Crime in Nigeria is investigated by the Nigerian Police. Nigeria is considered to be a country with a high level of crime, ranking 17th among the least peaceful countries in the world. During the first half of 2022, almost 6,000 people were killed by jihadists, kidnappers, bandits or the Nigerian army.

Crime by type

Child sexual abuse 

According to UNICEF in 2014, 25% of women were sexually abused before age 18 and 11% of men were sexually abused before age 18.

Corruption 

In 2011, it was estimated that Nigeria had lost over $400 billion to political corruption since independence.

Domestic violence 

A 2012 study found that 31% of Nigerian women had been victims of domestic violence. Nigerian perceptions of domestic violence vary based on region, religion, and class. For example, the Tiv people view wife-beating as a "sign of love" that should be encouraged as evidenced with the statement "If you are not yet beaten by your husband then you do not know the joy of marriage and that means you are not yet married".

All the major ethnic groups, especially Yoruba and Igbo, have strong patriarchial societal structures that lead to the justification of domestic violence.

Human trafficking 

Nigeria is a source, transit, and destination country for women and children subjected to trafficking, including forced labour and forced prostitution. Trafficked Nigerian women and children are recruited from rural areas within Nigeria - women and girls for involuntary domestic servitude and sexual exploitation, and boys for forced labour in street vending, domestic servitude, mining, and begging.

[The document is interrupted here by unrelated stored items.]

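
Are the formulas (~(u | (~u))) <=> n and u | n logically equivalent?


Compare truth tables:
n | u | φ | ψ
-------------
False | False | True | False
True | False | False | True
False | True | True | True
True | True | False | True
They differ at row 1 (n=False, u=False): φ=True but ψ=False.

No, they are not logically equivalent.


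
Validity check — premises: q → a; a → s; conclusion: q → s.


This matches the form of hypothetical syllogism: the conclusion follows in every model of the premises.

Valid.


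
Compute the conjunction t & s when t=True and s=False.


Conjunction is true only when both operands are true.
Substitute: t=True, s=False.
True & False evaluates to False.

False


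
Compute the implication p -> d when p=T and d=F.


Implication is false only when antecedent is true and consequent is false.
Substitute: p=T, d=F.
T -> F evaluates to F.

F


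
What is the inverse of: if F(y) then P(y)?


The inverse of (P → Q) is (¬P → ¬Q). It is equivalent to the converse, not to the original.
Here P = 'F(y)' and Q = 'P(y)'.

If not (F(y)), then not (P(y)).


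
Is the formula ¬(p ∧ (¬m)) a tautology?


Build the truth table over {m, p}:
m | p | φ
---------
F | F | T
T | F | T
F | T | F
T | T | T
Counterexample at row 3: with m=F, p=T, the formula is F.

No, it is not a tautology.


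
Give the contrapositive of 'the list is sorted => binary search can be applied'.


The contrapositive of (P → Q) is (¬Q → ¬P); it is logically equivalent to the original.
Here P = 'the list is sorted' and Q = 'binary search can be applied'.

If not (binary search can be applied), then not (the list is sorted).


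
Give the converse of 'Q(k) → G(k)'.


The converse of (P → Q) is (Q → P). It is not in general equivalent to the original.
Here P = 'Q(k)' and Q = 'G(k)'.

If G(k), then Q(k).


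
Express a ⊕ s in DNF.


Step 1: a ⊕ s is true exactly when they disagree: (a ∧ ¬s) ∨ (¬a ∧ s).

(a ∧ (¬s)) ∨ ((¬a) ∧ s)


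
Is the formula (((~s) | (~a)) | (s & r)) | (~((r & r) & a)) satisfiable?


Search for a satisfying assignment over {a, r, s}.
Try a=False, r=False, s=False: the formula evaluates to True.
A satisfying assignment exists.

Satisfiable.


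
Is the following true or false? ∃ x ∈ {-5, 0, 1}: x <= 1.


Evaluate the predicate on each element: -5:T, 0:T, 1:T.
Witness x = -5 satisfies the predicate.

T


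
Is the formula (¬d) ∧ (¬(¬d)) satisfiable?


Check all 2 assignments over {d}:
d | φ
-----
F | F
T | F
No assignment makes the formula true.

Unsatisfiable.


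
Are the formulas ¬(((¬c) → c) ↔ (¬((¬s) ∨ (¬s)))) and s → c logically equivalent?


Compare truth tables:
c | s | φ | ψ
-------------
F | F | F | T
T | F | T | T
F | T | T | F
T | T | F | T
They differ at row 1 (c=F, s=F): φ=F but ψ=T.

No, they are not logically equivalent.


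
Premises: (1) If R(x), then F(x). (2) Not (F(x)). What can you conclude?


Modus tollens: from (P → Q) and ¬Q, infer ¬P.
Q = 'F(x)' is denied; since P → Q, P must also fail.

Not (R(x)).


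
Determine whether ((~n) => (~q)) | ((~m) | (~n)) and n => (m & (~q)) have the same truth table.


Compare truth tables:
m | n | q | φ | ψ
-----------------
False | False | False | True | True
True | False | False | True | True
False | True | False | True | False
True | True | False | True | True
False | False | True | True | True
True | False | True | True | True
False | True | True | True | False
True | True | True | True | False
They differ at row 3 (m=False, n=True, q=False): φ=True but ψ=False.

No, they are not logically equivalent.


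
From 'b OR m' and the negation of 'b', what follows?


Disjunctive syllogism: from (P ∨ Q) and ¬P, infer Q.
One disjunct, 'b', is ruled out; the other must hold.

m


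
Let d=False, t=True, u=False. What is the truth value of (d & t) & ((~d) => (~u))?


Substitute d=False, t=True, u=False:
d & t = False & True = False
~d = True
~u = True
(~d) => (~u) = True => True = True
(d & t) & ((~d) => (~u)) = False & True = False

False


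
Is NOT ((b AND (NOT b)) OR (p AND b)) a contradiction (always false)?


Truth table over {b, p}:
b | p | φ
---------
F | F | T
T | F | T
F | T | T
T | T | F
Satisfying assignment at row 1: b=F, p=F gives T.

No, it is not a contradiction.


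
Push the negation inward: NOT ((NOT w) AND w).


De Morgan: the negation of a conjunction is the disjunction of the negations.
Distribute NOT across AND, flipping it to OR, and negate each literal.

w OR (NOT w)


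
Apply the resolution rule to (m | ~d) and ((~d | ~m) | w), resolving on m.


The clauses contain complementary literals m and ~m.
Resolution eliminates this pair and disjoins the remaining literals (merging duplicates).

(~d | w)


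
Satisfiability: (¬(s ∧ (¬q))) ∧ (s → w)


Search for a satisfying assignment over {q, s, w}.
Try q=F, s=F, w=F: the formula evaluates to T.
A satisfying assignment exists.

Satisfiable.


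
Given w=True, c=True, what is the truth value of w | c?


Disjunction is false only when both operands are false.
Substitute: w=True, c=True.
True | True evaluates to True.

True


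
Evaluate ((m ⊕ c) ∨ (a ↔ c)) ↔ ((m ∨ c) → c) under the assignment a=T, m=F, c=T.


Substitute a=T, m=F, c=T:
m ⊕ c = F ⊕ T = T
a ↔ c = T ↔ T = T
(m ⊕ c) ∨ (a ↔ c) = T ∨ T = T
m ∨ c = F ∨ T = T
(m ∨ c) → c = T → T = T
((m ⊕ c) ∨ (a ↔ c)) ↔ ((m ∨ c) → c) = T ↔ T = T

T


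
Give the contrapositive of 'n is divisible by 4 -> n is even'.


The contrapositive of (P → Q) is (¬Q → ¬P); it is logically equivalent to the original.
Here P = 'n is divisible by 4' and Q = 'n is even'.

If not (n is even), then not (n is divisible by 4).


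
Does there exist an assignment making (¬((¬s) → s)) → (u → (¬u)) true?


Search for a satisfying assignment over {s, u}.
Try s=F, u=F: the formula evaluates to T.
A satisfying assignment exists.

Satisfiable.


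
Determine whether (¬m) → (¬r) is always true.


Build the truth table over {m, r}:
m | r | φ
---------
F | F | T
T | F | T
F | T | F
T | T | T
Counterexample at row 3: with m=F, r=T, the formula is F.

No, it is not a tautology.


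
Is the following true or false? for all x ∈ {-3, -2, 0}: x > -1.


Evaluate the predicate on each element: -3:F, -2:F, 0:T.
Counterexample x = -3 fails the predicate.

F


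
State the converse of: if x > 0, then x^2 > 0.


The converse of (P → Q) is (Q → P). It is not in general equivalent to the original.
Here P = 'x > 0' and Q = 'x^2 > 0'.

If x^2 > 0, then x > 0.


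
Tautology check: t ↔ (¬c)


Build the truth table over {c, t}:
c | t | φ
---------
F | F | F
T | F | T
F | T | T
T | T | F
Counterexample at row 1: with c=F, t=F, the formula is F.

No, it is not a tautology.


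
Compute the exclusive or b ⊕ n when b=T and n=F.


Exclusive or is true when exactly one operand is true.
Substitute: b=T, n=F.
T ⊕ F evaluates to T.

T


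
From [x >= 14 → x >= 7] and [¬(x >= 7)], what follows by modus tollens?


Modus tollens: from (P → Q) and ¬Q, infer ¬P.
Q = 'x >= 7' is denied; since P → Q, P must also fail.

Not (x >= 14).


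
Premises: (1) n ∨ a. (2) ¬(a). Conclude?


Disjunctive syllogism: from (P ∨ Q) and ¬P, infer Q.
One disjunct, 'a', is ruled out; the other must hold.

n


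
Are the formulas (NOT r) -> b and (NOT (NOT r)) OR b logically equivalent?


Compare truth tables:
b | r | φ | ψ
-------------
F | F | F | F
T | F | T | T
F | T | T | T
T | T | T | T
The columns φ and ψ agree on every row.

Yes, they are logically equivalent.


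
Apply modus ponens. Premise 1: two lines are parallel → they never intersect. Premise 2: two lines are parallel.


Modus ponens: from (P → Q) and P, infer Q.
P = 'two lines are parallel' is asserted, and P → Q holds, so Q follows.

they never intersect.


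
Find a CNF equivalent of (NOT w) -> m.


Step 1: Rewrite (¬w) → m as ¬(¬w) ∨ m.
Step 2: Eliminate any double negations (¬¬X = X).

w OR m


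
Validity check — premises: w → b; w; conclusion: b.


This matches the form of modus ponens: the conclusion follows in every model of the premises.

Valid.


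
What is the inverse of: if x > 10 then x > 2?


The inverse of (P → Q) is (¬P → ¬Q). It is equivalent to the converse, not to the original.
Here P = 'x > 10' and Q = 'x > 2'.

If not (x > 10), then not (x > 2).


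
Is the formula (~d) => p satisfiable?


Search for a satisfying assignment over {d, p}.
Try d=True, p=False: the formula evaluates to True.
A satisfying assignment exists.

Satisfiable.


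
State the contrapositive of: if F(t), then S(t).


The contrapositive of (P → Q) is (¬Q → ¬P); it is logically equivalent to the original.
Here P = 'F(t)' and Q = 'S(t)'.

If not (S(t)), then not (F(t)).


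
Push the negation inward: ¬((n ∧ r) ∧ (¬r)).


De Morgan: the negation of a conjunction is the disjunction of the negations.
Distribute ¬ across ∧, flipping it to ∨, and negate each literal.

((¬n) ∨ (¬r)) ∨ r


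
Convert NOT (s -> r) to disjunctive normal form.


Step 1: Rewrite implication then negate: ¬(¬s ∨ r) = s ∧ ¬r.

s AND (NOT r)


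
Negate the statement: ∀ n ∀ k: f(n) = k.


Negation flips each quantifier (∀↔∃) and negates the inner predicate.
¬(∀ n ∀ k: φ) = ∃ n ∃ k: ¬φ.

∃ n ∃ k: ¬(f(n) = k)


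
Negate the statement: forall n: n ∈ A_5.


¬(forall x: φ) = exists x: ¬φ, and ¬(exists x: φ) = forall x: ¬φ.
Apply to the universal statement.

exists n: ~(n ∈ A_5)


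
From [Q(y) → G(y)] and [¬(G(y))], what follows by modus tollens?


Modus tollens: from (P → Q) and ¬Q, infer ¬P.
Q = 'G(y)' is denied; since P → Q, P must also fail.

Not (Q(y)).


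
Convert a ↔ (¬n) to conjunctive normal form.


Step 1: Rewrite a ↔ (¬n) as (a → (¬n)) ∧ ((¬n) → a).
Step 2: Rewrite each implication as a disjunction.
Step 3: Eliminate any double negations (¬¬X = X).

((¬a) ∨ (¬n)) ∧ (n ∨ a)


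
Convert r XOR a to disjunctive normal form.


Step 1: r ⊕ a is true exactly when they disagree: (r ∧ ¬a) ∨ (¬r ∧ a).

(r AND (NOT a)) OR ((NOT r) AND a)


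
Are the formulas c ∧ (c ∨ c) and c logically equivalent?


Compare truth tables:
c | φ | ψ
---------
F | F | F
T | T | T
The columns φ and ψ agree on every row.

Yes, they are logically equivalent.


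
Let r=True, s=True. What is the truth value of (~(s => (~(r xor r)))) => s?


Substitute r=True, s=True:
r xor r = True xor True = False
~(r xor r) = True
s => (~(r xor r)) = True => True = True
~(s => (~(r xor r))) = False
(~(s => (~(r xor r)))) => s = False => True = True

True


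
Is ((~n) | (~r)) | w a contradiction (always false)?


Truth table over {n, r, w}:
n | r | w | φ
-------------
False | False | False | True
True | False | False | True
False | True | False | True
True | True | False | False
False | False | True | True
True | False | True | True
False | True | True | True
True | True | True | True
Satisfying assignment at row 1: n=False, r=False, w=False gives True.

No, it is not a contradiction.


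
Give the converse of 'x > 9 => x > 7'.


The converse of (P → Q) is (Q → P). It is not in general equivalent to the original.
Here P = 'x > 9' and Q = 'x > 7'.

If x > 7, then x > 9.


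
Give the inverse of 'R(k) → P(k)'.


The inverse of (P → Q) is (¬P → ¬Q). It is equivalent to the converse, not to the original.
Here P = 'R(k)' and Q = 'P(k)'.

If not (R(k)), then not (P(k)).


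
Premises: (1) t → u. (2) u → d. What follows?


Hypothetical syllogism: from (P → Q) and (Q → R), infer (P → R).
Chain the two implications through the shared middle term 'u'.

t → d


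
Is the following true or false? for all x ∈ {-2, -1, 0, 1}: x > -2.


Evaluate the predicate on each element: -2:F, -1:T, 0:T, 1:T.
Counterexample x = -2 fails the predicate.

F


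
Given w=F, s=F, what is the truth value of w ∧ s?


Conjunction is true only when both operands are true.
Substitute: w=F, s=F.
F ∧ F evaluates to F.

F


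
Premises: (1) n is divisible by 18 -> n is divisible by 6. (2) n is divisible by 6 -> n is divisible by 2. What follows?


Hypothetical syllogism: from (P → Q) and (Q → R), infer (P → R).
Chain the two implications through the shared middle term 'n is divisible by 6'.

n is divisible by 18 -> n is divisible by 2


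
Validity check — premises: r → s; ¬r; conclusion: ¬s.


This is denying the antecedent (fallacy). There exist truth assignments where the premises are all true but the conclusion is false.

Invalid.


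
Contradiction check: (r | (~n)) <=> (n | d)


Truth table over {d, n, r}:
d | n | r | φ
-------------
False | False | False | False
True | False | False | True
False | True | False | False
True | True | False | False
False | False | True | False
True | False | True | True
False | True | True | True
True | True | True | True
Satisfying assignment at row 2: d=True, n=False, r=False gives True.

No, it is not a contradiction.


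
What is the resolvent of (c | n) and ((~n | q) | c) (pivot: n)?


The clauses contain complementary literals n and ~n.
Resolution eliminates this pair and disjoins the remaining literals (merging duplicates).

(c | q)


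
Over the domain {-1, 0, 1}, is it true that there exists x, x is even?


Evaluate the predicate on each element: -1:F, 0:T, 1:F.
Witness x = 0 satisfies the predicate.

T


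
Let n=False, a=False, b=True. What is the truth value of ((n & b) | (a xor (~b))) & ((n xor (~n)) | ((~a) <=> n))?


Substitute n=False, a=False, b=True:
n & b = False & True = False
~b = False
a xor (~b) = False xor False = False
(n & b) | (a xor (~b)) = False | False = False
~n = True
n xor (~n) = False xor True = True
~a = True
(~a) <=> n = True <=> False = False
(n xor (~n)) | ((~a) <=> n) = True | False = True
((n & b) | (a xor (~b))) & ((n xor (~n)) | ((~a) <=> n)) = False & True = False

False


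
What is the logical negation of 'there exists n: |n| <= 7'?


¬(for all x: φ) = there exists x: ¬φ, and ¬(there exists x: φ) = for all x: ¬φ.
Apply to the existential statement.

for all n: NOT(|n| <= 7)


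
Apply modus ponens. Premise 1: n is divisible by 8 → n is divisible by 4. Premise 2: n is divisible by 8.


Modus ponens: from (P → Q) and P, infer Q.
P = 'n is divisible by 8' is asserted, and P → Q holds, so Q follows.

n is divisible by 4.


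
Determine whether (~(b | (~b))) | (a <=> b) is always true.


Build the truth table over {a, b}:
a | b | φ
---------
False | False | True
True | False | False
False | True | False
True | True | True
Counterexample at row 2: with a=True, b=False, the formula is False.

No, it is not a tautology.


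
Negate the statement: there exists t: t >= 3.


¬(for all x: φ) = there exists x: ¬φ, and ¬(there exists x: φ) = for all x: ¬φ.
Apply to the existential statement.

for all t: NOT(t >= 3)


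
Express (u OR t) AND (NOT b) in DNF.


Step 1: Distribute ∧ over ∨: (u ∨ t) ∧ (¬b) = (u ∧ (¬b)) ∨ (t ∧ (¬b)).

(u AND (NOT b)) OR (t AND (NOT b))


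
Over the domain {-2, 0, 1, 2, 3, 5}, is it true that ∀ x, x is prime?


Evaluate the predicate on each element: -2:F, 0:F, 1:F, 2:T, 3:T, 5:T.
Counterexample x = -2 fails the predicate.

F


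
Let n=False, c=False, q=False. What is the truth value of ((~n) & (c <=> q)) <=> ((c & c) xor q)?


Substitute n=False, c=False, q=False:
~n = True
c <=> q = False <=> False = True
(~n) & (c <=> q) = True & True = True
c & c = False & False = False
(c & c) xor q = False xor False = False
((~n) & (c <=> q)) <=> ((c & c) xor q) = True <=> False = False

False


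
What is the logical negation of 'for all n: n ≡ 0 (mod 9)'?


¬(for all x: φ) = there exists x: ¬φ, and ¬(there exists x: φ) = for all x: ¬φ.
Apply to the universal statement.

there exists n: NOT(n ≡ 0 (mod 9))


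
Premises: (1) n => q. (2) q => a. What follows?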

Nigerian women and children are taken from Nigeria to other West and Central African countries, primarily Gabon, Cameroon, Ghana, Chad, Benin, Togo, Niger, Burkina Faso, and the Gambia, for the same purposes. Children from West African states like Benin, Togo, and Ghana – where Economic Community of West African States (ECOWAS) rules allow for easy entry – are also forced to work in Nigeria, and some are subjected to hazardous jobs in Nigeria's granite mines. Nigerian women and girls are taken to Europe, especially to Italy and Russia, and to the Middle East and North Africa, for forced prostitution.

Kidnapping

Money laundering

Murder 

Nigeria had a murder rate of 9.85 per 100,000 population in 2015. In 2016, the homicide rate per 100.000 inhabitants was 34.5.

Organised crime 

Criminal organisations in Nigeria typically do not follow the mafia-type model used elsewhere. They appear to be less formal and more organised along familial and ethnic lines, thus making them less susceptible to infiltration by law enforcement. Police investigations are further hampered by the fact there are at least 250 distinct ethnic languages in Nigeria.

Area boys are loosely organised gangs of street children and teenagers, composed mostly of males, who roam the streets of Lagos, Lagos State in Nigeria. They extort money from passers-by, public transporters and traders, sell illegal drugs, act as informal security guards, and perform other "odd jobs" in return for compensation.

Piracy

Prison escapes

Terrorism 

Jihadist group Boko Haram began an insurgency in July 2009, which peaked in the mid-2010s. Centred on Maiduguri, Borno State, they have killed carried out many attacks in Nigeria, Niger, Cameroon and Chad. They have carried out many kidnappings, bombings and massacres - killing tens of thousands of people.

In September 2019, Islamic State of Iraq and the Levant stated that it killed 14 Nigerian soldiers in Borno. Later in September 2019, militants in northeastern Nigeria killed at least nine people in an attack. A day later, ISIL claimed responsibility for the attack.

In January 2021, a separatist insurgency in the country's southeast began.